Small Fractures Caused by the 2019 Ridgecrest Earthquake Sequence: Insights From 3D Coseismic Displacement and Uniaxial Loading Rock Experiments

Abstract

The moment magnitude (Mw) 6.4 and 7.1 Ridgecrest earthquake sequence that occurred on July 4 and 6, 2019, ruptured a conjugate fault system within the eastern California shear zone. In addition to the ∼50 km surface ruptures, the sequence activated a series of structures with lengths ranging from 1 to 10 km, which are well illuminated by phase gradient maps of Synthetic Aperture Radar (SAR) interferograms. The deformation patterns and mechanisms of these fractures have been well studied, yet the controlling factors of their spatial distribution are less discussed, which are important for understanding how the accumulated strain is released via distributed faulting in the earthquake cycle. Here, we use multi-source SAR images to derive three-dimensional (3D) surface displacement along the main ruptures and the east–west strain across the detected small fractures caused by the 2019 Ridgecrest earthquake sequence. We find that the distribution of these fractures is related to the displacement pattern along the main rupture. Specifically, more fractures appeared in areas with larger slips normal to the main rupture as well as in the junction of the conjugated ruptures. We also conduct uniaxial loading rock experiments to evaluate the strain distribution before the samples were broken.
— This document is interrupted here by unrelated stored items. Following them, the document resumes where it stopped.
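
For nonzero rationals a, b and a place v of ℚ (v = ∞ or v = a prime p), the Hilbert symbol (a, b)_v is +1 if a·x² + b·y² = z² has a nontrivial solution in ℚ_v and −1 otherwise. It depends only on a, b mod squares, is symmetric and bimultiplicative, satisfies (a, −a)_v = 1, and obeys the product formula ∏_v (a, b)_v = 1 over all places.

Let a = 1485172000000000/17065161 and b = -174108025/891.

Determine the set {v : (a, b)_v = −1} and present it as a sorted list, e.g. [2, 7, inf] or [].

[2, 13]

Mod squares: a ≡ 130, b ≡ -11. Check v ∈ {∞, 2, 3, 5, 7, 11, 13, 17, 29}.
v=7: a=7^0·(≡4), b=7^2·(≡5) mod 7; (4|7)=+1, (5|7)=-1; (−1)^{0·2·3}·(+1)^2·(-1)^0 = +1.
v=11: a=11^0·(≡5), b=11^-1·(≡2) mod 11; (5|11)=+1, (2|11)=-1; (−1)^{0·-1·5}·(+1)^-1·(-1)^0 = +1.
v=2: v_2(a)=11, v_2(b)=0; units ≡ 1, 5 (mod 8); ε·ε+αω+βω = 0·0+11·1+0·0 ≡ 1  ⇒  (a,b)_2 = -1.
v=29: a=29^0·(≡18), b=29^2·(≡21) mod 29; (18|29)=-1, (21|29)=-1; (−1)^{0·2·14}·(-1)^2·(-1)^0 = +1.
v=13: a=13^5·(≡1), b=13^2·(≡11) mod 13; (1|13)=+1, (11|13)=-1; (−1)^{5·2·6}·(+1)^2·(-1)^5 = -1.
v=∞: 130 > 0 and -11 < 0  ⇒  (a,b)_∞ = +1.
v=5: a=5^9·(≡4), b=5^2·(≡4) mod 5; (4|5)=+1, (4|5)=+1; (−1)^{9·2·2}·(+1)^2·(+1)^9 = +1.
v=3: a=3^-10·(≡1), b=3^-4·(≡1) mod 3; (1|3)=+1, (1|3)=+1; (−1)^{-10·-4·1}·(+1)^-4·(+1)^-10 = +1.
v=17: a=17^-2·(≡3), b=17^0·(≡6) mod 17; (3|17)=-1, (6|17)=-1; (−1)^{-2·0·8}·(-1)^0·(-1)^-2 = +1.
Ram(130, -11) = {2, 13}; no ℚ_2-point on the conic.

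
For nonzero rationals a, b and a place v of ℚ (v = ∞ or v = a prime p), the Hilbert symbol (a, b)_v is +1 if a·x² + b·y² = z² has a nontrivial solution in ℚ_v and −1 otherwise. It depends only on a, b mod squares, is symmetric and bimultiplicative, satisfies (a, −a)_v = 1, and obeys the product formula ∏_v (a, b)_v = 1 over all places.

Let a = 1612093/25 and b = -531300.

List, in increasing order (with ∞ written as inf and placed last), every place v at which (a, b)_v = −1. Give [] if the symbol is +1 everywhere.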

Rock experiments show that rupturing of a conjugated fault system may produce local strain concentration along the main rupture, indicating the important role of the orthogonal faults in generating small fractures with different striking angles and deformation patterns. The 2019 Ridgecrest earthquake sequence exhibits complicated crust behaviors by rupturing an immature fault system, implying that the simple elastic rebound theory may be insufficient to model the coseismic deformation during the earthquake cycle, particularly in the zone with weak crust.